A TALE OF FOUR STREETS, A TALE OF FOUR SOLDIERS

Part One Four of the major streets in the neighborhood – DeKalb, Lafayette, Greene, and Gates – may not be close together by chance.  As it turns out, the fates of the people they were named after also were linked together.

Johann DeKalb had one of the more colorful stories.  Born to a poor family in Bavaria in 1721, Johann left home to join the French Army when he was 20.  When Johann learned the French army only gave officers’ positions to noblemen, he started claiming to be a Baron.  The French were skeptical at first, but after the young soldier distinguished himself in battle, they chose to let him get away with it, and promoted him to the rank of Lieutenant Colonel during the Seven Year’s War in the 1750’s.  DeKalb was officially made a Baron in 1763, and retired from military service to raise a family.  But after only a few years, DeKalb became very interested in the whispers of rebellion in the thirteen American colonies.  He came out of retirement and visited the colonies on a covert fact-finding operation for the French in 1768, reporting that he was impressed with the colonists’ “spirit of independence.”   That “spirit of independence” turned into outright Revolution in 1776, and DeKalb was eager to return and join the Continental Army; he came over in 1777, accompanied by a young officer named Lafayette.

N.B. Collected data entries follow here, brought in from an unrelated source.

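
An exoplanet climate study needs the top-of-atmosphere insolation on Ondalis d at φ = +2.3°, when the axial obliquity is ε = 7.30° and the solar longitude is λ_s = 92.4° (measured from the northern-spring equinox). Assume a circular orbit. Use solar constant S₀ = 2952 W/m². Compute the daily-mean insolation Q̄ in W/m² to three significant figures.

Solar declination: sin δ = sin ε · sin λ_s = sin 7.30° × sin 92.4° = 0.12695, so δ = +7.294°.
cos H₀ = −tan(+2.3°) tan(+7.294°) = -0.0051, H₀ = 1.5759 rad.
Bracket: H₀ sin φ sin δ + cos φ cos δ sin H₀ = 1.5759×0.04013×0.12695 + 0.99919×0.99191×0.99999 = 0.008028 + 0.991097 = 0.999125.
Q̄ = (S₀/π) × [bracket] = (2952/π) × 0.999125 = 938.8 W/m².

Q̄ ≈ 939 W/m²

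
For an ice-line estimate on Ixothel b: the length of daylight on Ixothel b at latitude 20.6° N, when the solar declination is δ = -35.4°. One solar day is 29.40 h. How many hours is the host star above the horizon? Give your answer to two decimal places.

12.17 h

cos H₀ = −tan φ · tan δ = −tan(+20.6°) × tan(-35.400°) = 0.2671, so H₀ = 1.3004 rad = 74.51°.
Daylight = 2H₀/(2π) × 29.40 h = (1.3004/π) × 29.40 = 12.17 h.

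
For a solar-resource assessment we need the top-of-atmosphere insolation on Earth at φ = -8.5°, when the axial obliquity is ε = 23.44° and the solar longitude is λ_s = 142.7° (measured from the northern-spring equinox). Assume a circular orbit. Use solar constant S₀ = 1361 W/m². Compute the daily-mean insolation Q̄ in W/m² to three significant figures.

Q̄ ≈ 392 W/m²

Solar declination: sin δ = sin ε · sin λ_s = sin 23.44° × sin 142.7° = 0.24106, so δ = +13.949°.
cos H₀ = −tan(-8.5°) tan(+13.949°) = 0.0371, H₀ = 1.5337 rad.
Bracket: H₀ sin φ sin δ + cos φ cos δ sin H₀ = 1.5337×-0.14781×0.24106 + 0.98902×0.97051×0.99931 = -0.054647 + 0.959192 = 0.904545.
Q̄ = (S₀/π) × [bracket] = (1361/π) × 0.904545 = 391.9 W/m².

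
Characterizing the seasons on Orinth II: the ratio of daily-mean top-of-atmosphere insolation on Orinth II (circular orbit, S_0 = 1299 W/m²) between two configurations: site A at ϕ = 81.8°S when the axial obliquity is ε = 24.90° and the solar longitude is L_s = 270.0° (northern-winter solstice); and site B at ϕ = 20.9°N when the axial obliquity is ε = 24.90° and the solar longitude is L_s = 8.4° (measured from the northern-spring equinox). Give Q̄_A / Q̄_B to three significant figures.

Q̄_A / Q̄_B ≈ 1.35

— Configuration A (ϕ=-81.8°):
Solar declination: sin δ = sin ε · sin L_s = sin 24.90° × sin 270.0° = -0.42104, so δ = -24.900°.
cos h₀ = −tan(-81.8°) tan(-24.900°) = -3.2212 ≤ −1 ⇒ polar day, h₀ = π.
Bracket: h₀ sin ϕ sin δ + cos ϕ cos δ sin h₀ = 3.1416×-0.98978×-0.42104 + 0.14263×0.90704×0.00000 = 1.309221 + 0.000000 = 1.309221.
Q̄ = (S_0/π) × [bracket] = (1299/π) × 1.309221 = 541.34 W/m².
— Configuration B (ϕ=+20.9°):
Solar declination: sin δ = sin ε · sin L_s = sin 24.90° × sin 8.4° = 0.06151, so δ = +3.526°.
cos h₀ = −tan(+20.9°) tan(+3.526°) = -0.0235, h₀ = 1.5943 rad.
Bracket: h₀ sin ϕ sin δ + cos ϕ cos δ sin h₀ = 1.5943×0.35674×0.06151 + 0.93420×0.99811×0.99972 = 0.034984 + 0.932173 = 0.967157.
Q̄ = (S_0/π) × [bracket] = (1299/π) × 0.967157 = 399.90 W/m².
Ratio Q̄_A / Q̄_B = 541.34 / 399.90 = 1.354.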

Lafayette actually WAS nobility, from a military family who had been fighting for France since the days of Joan of Arc.  He had joined the military when he was only eighteen, where his commanding officer took him on as a protégé.  The two spoke often of affairs in the colonies, and young Lafayette also became eager to join the fight – so much so that he actually paid for the ship that brought he and DeKalb to South Carolina in 1777.

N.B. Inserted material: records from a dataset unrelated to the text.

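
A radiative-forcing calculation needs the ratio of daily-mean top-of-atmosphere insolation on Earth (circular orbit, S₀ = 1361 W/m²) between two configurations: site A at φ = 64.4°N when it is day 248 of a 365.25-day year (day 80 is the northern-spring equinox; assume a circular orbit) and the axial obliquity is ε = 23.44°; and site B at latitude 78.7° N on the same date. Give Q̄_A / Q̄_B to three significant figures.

Q̄_A / Q̄_B ≈ 1.56

— Configuration A (φ=+64.4°):
Solar longitude: λ_s = 360° × (248 − 80)/365.25 = 165.585°.
sin δ = sin 23.44° × sin 165.585° = 0.09903, so δ = +5.683°.
cos H₀ = −tan(+64.4°) tan(+5.683°) = -0.2077, H₀ = 1.7800 rad.
Bracket: H₀ sin φ sin δ + cos φ cos δ sin H₀ = 1.7800×0.90183×0.09903 + 0.43209×0.99508×0.97819 = 0.158969 + 0.420587 = 0.579556.
Q̄ = (S₀/π) × [bracket] = (1361/π) × 0.579556 = 251.08 W/m².
— Configuration B (φ=+78.7°):
cos H₀ = −tan(+78.7°) tan(+5.683°) = -0.4980, H₀ = 2.0921 rad.
Bracket: H₀ sin φ sin δ + cos φ cos δ sin H₀ = 2.0921×0.98061×0.09903 + 0.19595×0.99508×0.86716 = 0.203163 + 0.169084 = 0.372247.
Q̄ = (S₀/π) × [bracket] = (1361/π) × 0.372247 = 161.26 W/m².
Ratio Q̄_A / Q̄_B = 251.08 / 161.26 = 1.557.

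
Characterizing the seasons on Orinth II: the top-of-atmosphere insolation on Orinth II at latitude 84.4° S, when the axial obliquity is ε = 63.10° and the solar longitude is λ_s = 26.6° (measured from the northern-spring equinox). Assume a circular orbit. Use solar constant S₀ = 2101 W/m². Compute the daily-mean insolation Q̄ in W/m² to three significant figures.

Solar declination: sin δ = sin ε · sin λ_s = sin 63.10° × sin 26.6° = 0.39931, so δ = +23.535°.
cos H₀ = −tan(-84.4°) tan(+23.535°) = 4.4420 ≥ 1 ⇒ polar night, H₀ = 0 and Q̄ = 0.

Q̄ ≈ 0.00 W/m²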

However, they weren’t the only Frenchmen who’d been coming to join the fight – the Continental army was dealing with hundreds of other French “glory-seekers," mercenaries, or other soldiers will little more than just zeal to recommend them.  Congress dragged its feet about assigning DeKalb and Lafayette roles at first.  Lafayette was finally made George Washington’s aide-de-camp in August of 1777.  DeKalb, however, was holding out for a role as Major-General, a position the Continental Army was reluctant to bestow upon a foreign officer.  DeKalb very nearly gave up and returned to France before the Continental Congress made him a Major General that September.